Kurka got injured at the age of 13 after an ATV accident severely damaged three vertebrae in the middle of his spinal cord. Leaving his athletic career as a wrestler behind, he tried the monoski for the first time at the age of 15 on the encouragement of his physical therapist through the Challenge Alaska. Moreover, the North Face of Mt. Alyeska in Girdwood, Alaska offers some of the steepest, most harrowing inbounds terrain of any developed ski area in the U.S. Andrew Kurka became the first person in a monoski to ski this Christmas Chute.

==Career==
===Skiing===
Kurka became a para-alpine skier two years after his accident and made it his career after seeing the 2010 Winter Paralympics in Vancouver, Canada. He then made his international debut in the U.S. Paralympic National Team in 2010 and earned a spot on the U.S. Paralympic team for the 2014 Winter Paralympics in Sochi, Russia. Andrew crashed during a training run right before Games in Sochi and injured his back. He was unable to compete during the 2014 Paralympic Games in Sochi. At the beginning of 2018 he was selected to represent the U.S. Paralympic Team during the 2018 Winter Paralympics in Pyeongchang, South Korea.

===Other===
Kurka works as a country music DJ at Country Legends 100.9 in Wasilla, Alaska, during the summers. He also volunteers with Challenge Alaska.

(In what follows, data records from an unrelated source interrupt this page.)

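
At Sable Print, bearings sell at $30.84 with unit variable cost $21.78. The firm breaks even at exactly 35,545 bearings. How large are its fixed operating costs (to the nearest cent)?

Unit CM = price − variable cost = $30.84 − $21.78 = $9.06.
Since BE = FC / CM, FC = 35,545 × $9.06 = $322,037.70.

$322,037.70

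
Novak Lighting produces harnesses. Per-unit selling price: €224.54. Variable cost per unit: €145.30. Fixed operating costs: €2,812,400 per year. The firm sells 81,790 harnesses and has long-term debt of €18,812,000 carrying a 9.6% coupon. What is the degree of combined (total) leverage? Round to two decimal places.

Contribution at this volume is 81,790 × €79.24 = €6,481,039.60.
EBIT = €6,481,039.60 − €2,812,400 = €3,668,639.60. Interest = €1,805,952.00.
DOL = €6,481,039.60 ÷ €3,668,639.60 = 1.7666; DFL = €3,668,639.60 ÷ €1,862,687.60 = 1.9695.
DCL = DOL × DFL = 1.7666 × 1.9695 = 3.4793.

3.48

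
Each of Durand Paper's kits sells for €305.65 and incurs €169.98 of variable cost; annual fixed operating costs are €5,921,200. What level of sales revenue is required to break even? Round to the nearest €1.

Contribution margin per unit = €305.65 − €169.98 = €135.67, a CM ratio of €135.67 ÷ €305.65 = 0.4439.
Break-even revenue = fixed costs × price ÷ CM = €5,921,200 × €305.65 ÷ €135.67 = €13,339,830.

€13,339,830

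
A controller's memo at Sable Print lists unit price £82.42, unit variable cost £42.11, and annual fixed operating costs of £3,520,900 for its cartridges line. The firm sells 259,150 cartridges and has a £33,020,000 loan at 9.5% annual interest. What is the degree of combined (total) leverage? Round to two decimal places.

2.76

At 259,150 units, contribution = 259,150 × £40.31 = £10,446,336.50.
Subtracting fixed costs: EBIT = £10,446,336.50 − £3,520,900 = £6,925,436.50. Interest = £3,136,900.00.
DOL = £10,446,336.50 ÷ £6,925,436.50 = 1.5084; DFL = £6,925,436.50 ÷ £3,788,536.50 = 1.8280.
DCL = DOL × DFL = 1.5084 × 1.8280 = 2.7574.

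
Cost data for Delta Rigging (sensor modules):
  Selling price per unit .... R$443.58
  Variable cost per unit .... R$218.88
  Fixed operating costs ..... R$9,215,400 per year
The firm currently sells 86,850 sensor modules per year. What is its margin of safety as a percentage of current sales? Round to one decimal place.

Each unit contributes R$443.58 − R$218.88 = R$224.70. Break-even units = R$9,215,400 ÷ R$224.70 = 41,012.02; break-even revenue = 41,012.02 × R$443.58 = R$18,192,110.07.
Current sales = 86,850 × R$443.58 = R$38,524,923.00.
Margin of safety = (R$38,524,923.00 − R$18,192,110.07) ÷ R$38,524,923.00 = 52.8%.

52.8%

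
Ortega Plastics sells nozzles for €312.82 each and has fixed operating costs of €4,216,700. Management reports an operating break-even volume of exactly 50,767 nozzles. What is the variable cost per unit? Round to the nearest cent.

€229.76

Contribution per unit must be FC / Q = €4,216,700 / 50,767 = €83.0599.
Hence VC = price − CM = €312.82 − €83.0599 = €229.76.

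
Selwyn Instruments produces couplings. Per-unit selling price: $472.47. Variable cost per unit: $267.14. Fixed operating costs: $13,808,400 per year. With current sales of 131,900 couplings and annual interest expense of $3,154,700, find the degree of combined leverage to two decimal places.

2.68

Contribution at this volume is 131,900 × $205.33 = $27,083,027.00.
Subtracting fixed costs: EBIT = $27,083,027.00 − $13,808,400 = $13,274,627.00. Interest = $3,154,700.00, so EBIT − I = $10,119,927.00.
Degree of total leverage = total CM / (EBIT − interest) = $27,083,027.00 / $10,119,927.00 = 2.6762.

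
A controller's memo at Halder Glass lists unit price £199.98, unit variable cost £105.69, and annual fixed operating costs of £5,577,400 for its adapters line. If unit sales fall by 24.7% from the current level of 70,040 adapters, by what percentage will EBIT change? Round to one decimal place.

-158.9%

Contribution at this volume is 70,040 × £94.29 = £6,604,071.60.
Subtracting fixed costs: EBIT = £6,604,071.60 − £5,577,400 = £1,026,671.60.
DOL = contribution ÷ EBIT = £6,604,071.60 ÷ £1,026,671.60 = 6.4325.
So EBIT moves 6.4325 × (-24.7%) = -158.9%.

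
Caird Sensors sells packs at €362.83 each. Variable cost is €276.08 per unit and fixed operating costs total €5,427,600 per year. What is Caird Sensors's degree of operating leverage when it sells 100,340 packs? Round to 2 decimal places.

2.66

Contribution at this volume is 100,340 × €86.75 = €8,704,495.00.
EBIT = €8,704,495.00 − €5,427,600 = €3,276,895.00.
DOL = contribution ÷ EBIT = €8,704,495.00 ÷ €3,276,895.00 = 2.6563.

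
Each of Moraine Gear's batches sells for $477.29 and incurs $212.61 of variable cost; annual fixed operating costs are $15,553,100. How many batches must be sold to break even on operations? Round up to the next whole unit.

58,762 batches

Contribution margin per unit = $477.29 − $212.61 = $264.68.
Units to break even: $15,553,100 ÷ $264.68 = 58,761.90, rounded up to 58,762.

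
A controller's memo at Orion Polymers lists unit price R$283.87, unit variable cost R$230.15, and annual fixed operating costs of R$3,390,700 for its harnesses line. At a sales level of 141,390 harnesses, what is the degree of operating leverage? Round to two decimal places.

1.81

At 141,390 units, contribution = 141,390 × R$53.72 = R$7,595,470.80.
Subtracting fixed costs: EBIT = R$7,595,470.80 − R$3,390,700 = R$4,204,770.80.
DOL = contribution ÷ EBIT = R$7,595,470.80 ÷ R$4,204,770.80 = 1.8064.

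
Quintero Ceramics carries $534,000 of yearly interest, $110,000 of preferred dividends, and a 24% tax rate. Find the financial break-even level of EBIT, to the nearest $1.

$678,737

Grossing the preferred dividend up to pre-tax terms: $110,000 / (1 − 0.24) = $144,736.84.
EPS = 0 when EBIT covers interest plus the pre-tax preferred burden: $534,000 + $144,736.84 = $678,736.84.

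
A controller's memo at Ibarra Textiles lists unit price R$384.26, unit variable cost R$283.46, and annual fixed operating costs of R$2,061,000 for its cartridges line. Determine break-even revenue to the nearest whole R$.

Contribution margin per unit = R$384.26 − R$283.46 = R$100.80, a CM ratio of R$100.80 ÷ R$384.26 = 0.2623.
Break-even sales = FC ÷ CM ratio = R$2,061,000 × R$384.26 / R$100.80 = R$7,856,745.

R$7,856,745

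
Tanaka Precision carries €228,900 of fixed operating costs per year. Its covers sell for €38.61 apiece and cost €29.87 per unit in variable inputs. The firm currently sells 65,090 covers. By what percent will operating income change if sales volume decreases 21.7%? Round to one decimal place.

-36.3%

Contribution at this volume is 65,090 × €8.74 = €568,886.60.
EBIT = €568,886.60 − €228,900 = €339,986.60.
Degree of operating leverage = €568,886.60 / €339,986.60 = 1.6733.
So EBIT moves 1.6733 × (-21.7%) = -36.3%.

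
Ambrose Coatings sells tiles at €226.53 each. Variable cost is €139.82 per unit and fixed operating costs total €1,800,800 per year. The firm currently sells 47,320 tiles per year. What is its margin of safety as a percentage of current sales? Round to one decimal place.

Each unit contributes €226.53 − €139.82 = €86.71. Break-even units = €1,800,800 ÷ €86.71 = 20,768.08; break-even revenue = 20,768.08 × €226.53 = €4,704,592.60.
Actual sales revenue = 47,320 × €226.53 = €10,719,399.60.
Margin of safety = (€10,719,399.60 − €4,704,592.60) ÷ €10,719,399.60 = 56.1%.

56.1%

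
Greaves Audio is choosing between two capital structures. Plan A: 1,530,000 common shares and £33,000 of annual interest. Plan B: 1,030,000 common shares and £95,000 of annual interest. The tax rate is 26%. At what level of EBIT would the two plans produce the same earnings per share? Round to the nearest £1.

£222,720

At indifference, (EBIT − 33,000)(1 − t)/1,530,000 = (EBIT − 95,000)(1 − t)/1,030,000.
The (1 − t) factor cancels: (EBIT − 33,000) × 1,030,000 = (EBIT − 95,000) × 1,530,000.
Solving, EBIT = (95,000·1,530,000 − 33,000·1,030,000) / (1,530,000 − 1,030,000) = 111,360,000,000 / 500,000 = 222,720.00.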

Kurka was named as an Athlete Mentor for Classroom Champions in 2017. Classroom Champions is a non-profit organization partnering Olympic and Paralympic athletes with students and teachers in underserved communities. Andrew mentors students in San Diego, Washington D.C. and Twin Falls, Idaho.

==Achievements==
In 2017, Kurka won 13 medals in international competitions and three at the World Championships in Tarvisio, Italy – one gold, one silver and one bronze – and is currently ranked the number-one sit skier in the world.

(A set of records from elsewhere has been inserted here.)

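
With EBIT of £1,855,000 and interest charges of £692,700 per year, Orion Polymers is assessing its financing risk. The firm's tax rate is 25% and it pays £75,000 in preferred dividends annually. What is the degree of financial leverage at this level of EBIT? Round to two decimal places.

1.75

Annual interest charges come to £692,700.00.
Preferred dividends grossed up pre-tax: £75,000 / (1 − 0.25) = £100,000.00.
DFL = EBIT ÷ [EBIT − I − D_p/(1−t)] = £1,855,000 ÷ [£1,855,000 − £692,700.00 − £100,000.00] = £1,855,000 ÷ £1,062,300.00 = 1.7462.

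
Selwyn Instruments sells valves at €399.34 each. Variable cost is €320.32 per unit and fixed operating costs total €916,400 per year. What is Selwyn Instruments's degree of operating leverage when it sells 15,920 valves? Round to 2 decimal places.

At 15,920 units, contribution = 15,920 × €79.02 = €1,257,998.40.
Subtracting fixed costs: EBIT = €1,257,998.40 − €916,400 = €341,598.40.
Degree of operating leverage = €1,257,998.40 / €341,598.40 = 3.6827.

3.68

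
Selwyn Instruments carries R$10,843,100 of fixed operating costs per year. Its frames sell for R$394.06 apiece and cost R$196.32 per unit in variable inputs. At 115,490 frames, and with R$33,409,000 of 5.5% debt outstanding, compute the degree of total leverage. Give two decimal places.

2.25

Total contribution margin = 115,490 × R$197.74 = R$22,836,992.60.
Operating income = contribution − fixed costs = R$22,836,992.60 − R$10,843,100 = R$11,993,892.60. Interest = R$1,837,495.00, so EBIT − I = R$10,156,397.60.
DCL = contribution ÷ (EBIT − I) = R$22,836,992.60 ÷ R$10,156,397.60 = 2.2485.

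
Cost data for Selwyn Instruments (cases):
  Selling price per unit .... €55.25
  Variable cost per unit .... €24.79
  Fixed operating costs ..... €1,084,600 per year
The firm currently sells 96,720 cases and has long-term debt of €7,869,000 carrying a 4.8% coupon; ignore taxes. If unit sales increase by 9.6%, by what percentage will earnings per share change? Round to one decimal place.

+19.1%

Contribution at this volume is 96,720 × €30.46 = €2,946,091.20.
Subtracting fixed costs: EBIT = €2,946,091.20 − €1,084,600 = €1,861,491.20.
Interest = €377,712.00, so EBIT − I = €1,483,779.20.
Degree of combined leverage = contribution ÷ (EBIT − I) = €2,946,091.20 ÷ €1,483,779.20 = 1.9855.
%ΔEPS = DCL × %ΔSales = 1.9855 × +9.6% = +19.1%.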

At the age of 17, Kurka competed as the first wheelchair bodybuilder at the Crystal Cup in Anchorage, Alaska.

The Alaska Children's Miracle Network took notice of Kurka's story and recruited him to be their "Miracle Child". As the 2007 CMN Hospitals Alaska Champion Ambassador, Kurka traveled widely, sharing his story with children whose futures were uncertain.